Thanks, Alandog does seem keen to say hello but it's almost like she wants to do the sniffing and doesn't want them to do anything but stand still! ( not gonna happen) she snaps at them and they yelp and jump away so I Think she is making contact? If she didn't seem keen I wouldn't push it but as she is only 8 months old ( and an un socialised rescue) I'm hoping we can work on this..
What both you and Redwing say resonates with me. Gymdog will do exactly as you describe - ie sniff and snap and I attribute it to two things. Firstly, I reckon Gymdog is not fundamentally that interested in other dogs. He certainly has no desire to play with them and I don't think ever will. I think in his experience the inital sniff is so often followed by a 'great, so we can go and play then' reaction from other dogs and he simply doesn't want to. So although he can now tolerate or even enjoy that inital sniff he doesn't tolerate what comes next. Hence the bark/snap when it all appeared to be going so well! So I tend to avoid the sniff altogether at the moment. If it's unavoidable then I BAT it there and then - ie sniff, sniff, well done, reward is to walk away
Secondly, Gymdog is a rescue and I think wasn't socialised at all when he was young. I have never seen him use calming signals with other dogs, ever. He seems pretty clueless about what they mean when other dogs use them with him as well <disclaimer, it may of course be me who is being clueless here, not Gymdog as I am no canine behaviour expert>.
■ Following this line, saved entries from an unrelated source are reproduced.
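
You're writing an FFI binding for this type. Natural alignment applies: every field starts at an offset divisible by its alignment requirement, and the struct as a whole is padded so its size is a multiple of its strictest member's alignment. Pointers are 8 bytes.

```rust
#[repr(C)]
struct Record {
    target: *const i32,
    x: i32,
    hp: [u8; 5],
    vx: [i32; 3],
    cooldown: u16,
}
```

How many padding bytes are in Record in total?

9

@0: target [8B, align 8] → 8
@8: x [4B, align 4] → 12
@12: hp [5B, align 1] → 17
+3 pad (align 4)
@20: vx [12B, align 4] → 32
@32: cooldown [2B, align 2] → 34
+6 tail pad (align 8)
size 40, align 8
data bytes 31, size 40 → padding 9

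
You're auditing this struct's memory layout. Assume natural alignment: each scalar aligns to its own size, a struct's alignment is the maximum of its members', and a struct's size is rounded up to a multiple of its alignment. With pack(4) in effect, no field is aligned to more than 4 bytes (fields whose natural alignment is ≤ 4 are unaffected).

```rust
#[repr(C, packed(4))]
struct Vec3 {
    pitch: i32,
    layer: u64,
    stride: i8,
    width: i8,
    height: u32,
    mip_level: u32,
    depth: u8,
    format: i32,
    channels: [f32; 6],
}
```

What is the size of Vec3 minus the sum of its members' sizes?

0..4  pitch  (4B, 4-aligned)
4..12  layer  (8B, 4-aligned)
12..13  stride  (1B, 1-aligned)
13..14  width  (1B, 1-aligned)
14..16  -- padding (2B)
16..20  height  (4B, 4-aligned)
20..24  mip_level  (4B, 4-aligned)
24..25  depth  (1B, 1-aligned)
25..28  -- padding (3B)
28..32  format  (4B, 4-aligned)
32..56  channels  (24B, 4-aligned)
sizeof = 56, alignof = 4
data bytes 51, size 56 → padding 5

5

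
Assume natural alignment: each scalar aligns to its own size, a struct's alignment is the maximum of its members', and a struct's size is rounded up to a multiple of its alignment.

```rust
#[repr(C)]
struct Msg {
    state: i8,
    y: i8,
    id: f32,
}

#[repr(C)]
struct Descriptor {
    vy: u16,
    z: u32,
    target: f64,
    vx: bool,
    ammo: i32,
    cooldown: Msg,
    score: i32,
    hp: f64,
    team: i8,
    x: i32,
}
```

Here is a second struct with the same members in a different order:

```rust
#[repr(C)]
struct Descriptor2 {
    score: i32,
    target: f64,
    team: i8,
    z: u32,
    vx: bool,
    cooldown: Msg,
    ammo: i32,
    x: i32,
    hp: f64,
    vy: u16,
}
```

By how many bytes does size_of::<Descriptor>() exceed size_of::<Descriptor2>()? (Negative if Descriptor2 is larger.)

-8

Msg: state at 0 (size 1, align 1) → ends 1; y at 1 (size 1, align 1) → ends 2; pad 2 to align 4 for id; id at 4 (size 4, align 4) → ends 8; total 8 bytes, alignment 4
vy at 0 (size 2, align 2) → ends 2
pad 2 to align 4 for z
z at 4 (size 4, align 4) → ends 8
target at 8 (size 8, align 8) → ends 16
vx at 16 (size 1, align 1) → ends 17
pad 3 to align 4 for ammo
ammo at 20 (size 4, align 4) → ends 24
cooldown at 24 (size 8, align 4) → ends 32
score at 32 (size 4, align 4) → ends 36
pad 4 to align 8 for hp
hp at 40 (size 8, align 8) → ends 48
team at 48 (size 1, align 1) → ends 49
pad 3 to align 4 for x
x at 52 (size 4, align 4) → ends 56
total 56 bytes, alignment 8
— Descriptor2 —
score at 0 (size 4, align 4) → ends 4
pad 4 to align 8 for target
target at 8 (size 8, align 8) → ends 16
team at 16 (size 1, align 1) → ends 17
pad 3 to align 4 for z
z at 20 (size 4, align 4) → ends 24
vx at 24 (size 1, align 1) → ends 25
pad 3 to align 4 for cooldown
cooldown at 28 (size 8, align 4) → ends 36
ammo at 36 (size 4, align 4) → ends 40
x at 40 (size 4, align 4) → ends 44
pad 4 to align 8 for hp
hp at 48 (size 8, align 8) → ends 56
vy at 56 (size 2, align 2) → ends 58
tail pad 6 to reach multiple of 8
total 64 bytes, alignment 8
56 − 64 = -8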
I suspect with us the next stage may be to 'teach' him calming signals and what they mean which I understand is possible. As far as I can see he's not teaching them to himself! I think that will help us with the next stage - what Gymdog needs now is to be able to issue a polite 'no thank you' rather than the bark or the snap. I imagine in time that probably means just coming back to me. <more copious disclaimers, happy to be corrected>
I wonder if Alandog has moved on too fast, and needs to go back a step? If there's a serious risk of other dogs getting injured, then I don't think she should be meeting all these other dogs.
Meeting other dogs when off-lead is much easier for her than when she's on a lead, as she can behave naturally and normally without being restrained. If she is okay when off lead, then let those interactions continue, but try and restrict the on-lead interactions until she's had a bit more practice.
Personally I think an air-snap to say 'back off' is fine. I mean yes, it would be better if she just looked away or licked her lips to show displeasure and the other dog backed off, but tbh not all dogs are well socialized and won't necessarily respond to those signals. So I think it depends on the situation whether an air snap is justified or not.
(I watched my husky air snap at another dog yesterday but he was bang-to-rights; he had just stood patiently, then looked the other way and licked his lips, while another dog first sniffed his genital area and then moved in and gave him a thorough licking down there. Nothing wrong with an air snap in those circumstances!).
If you're talking about something more than an air snap, then you definitely need to take a step back with the training. If other dogs are at risk - e.g. if she has bitten badly before - then of course she needs a muzzle. But if that's not what she's doing, then it's best to manage interactions so that she doesn't get to that dangerous stage.
Alandog is soo much better now than when we first got her. Slowly, after lots of BAT and clicker, she will walk past other dogs without a negative reaction. It's been fine for weeks now so I think we've cracked that side.
However, I'm not sure what to do for the next stage. She is happy off or on lead to sniff other dogs, in fact she pulls enthusiastically to say hello. But it's like she doesn't know what to do after the sniff so snaps at the dog, she has just gone up to, to tell it to back off!?
I'm wondering if muzzling her will help her see that saying hello and playing doesn't need warning snaps. And that other dogs aren't going to fight her. ( these are 'safe' dogs we know) . Is it a bad idea?